Premier essai sur une petite commode à suspendre.
Déjà vernie, j’eus la paresse de la décaper et la ponçai mollement espérant obtenir un résultat correct à moindre effort. Ce fut une catastrophe. L’incompatibilité évidente avec le vernis acrylique acheva l’expérience et je reléguai le tout dans un coin du bazar.
Nouvel essai sur un pot à crayon.
Il était en bois brut, ouf. Par un grand mystère de l’inspiration, je le fis en vieux rose. J’y peignis en expérience également des motifs vénitiens XVIIIe siècle, fleurs et oiseaux, me fiant à des modèles photocopiés des années auparavant. Mouai… Le résultat ne me satisfit guère, il manquait de personnalité. J’étais prête à tout recommencer d’une main rageuse quand un autre y trouva son compte et je lui donnai.
Frustrée par ces tentatives peu probantes à mes exigences, je farfouillais la maison en quête d’une autre aventure quand subitement, dans l’aveuglement physique de ces mois cruels, j’eus une étincelle.

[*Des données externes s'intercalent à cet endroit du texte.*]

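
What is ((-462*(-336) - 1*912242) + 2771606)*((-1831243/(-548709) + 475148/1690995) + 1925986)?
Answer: 400021935437779309889868/103096019495 ≈ 3.8801e+12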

Au fond d’un tiroir plein à craquer (renforcé par mes soins depuis belle lurette, évidemment), je cherchai une grande toile de jute achetée presque vingt ans auparavant. A l’origine, elle était prévue pour être agrémentée de laines et fils passant au travers et habiller ainsi le verso de boucles. J’avais commencé après l’achat et abandonné rapidement devant l’immensité de la tâche principalement de la recherche des laines aux couleurs adaptées. En outre, la technique ne me semblait pas solide, le risque de voir les laines se détacher rapidement après un long travail ne m’enchantait pas. Je l’avais négligée des années au cours desquelles je fus tiraillée entre agacement et défi en la redécouvrant au hasard des farfouillages dans les tiroirs : « Un jour, je trouverai une solution ! ». Bloom, j’y étais ENFIN : j’allais la peindre à l’acrylique !
La barrière limitative du choix des couleurs était vaincue ; entre les bases et les mélanges s’offraient des possibilités infinies. Ni une ni deux, je commençai par étaler la toile sur le sol de mon atelier afin d’en avoir une idée générale.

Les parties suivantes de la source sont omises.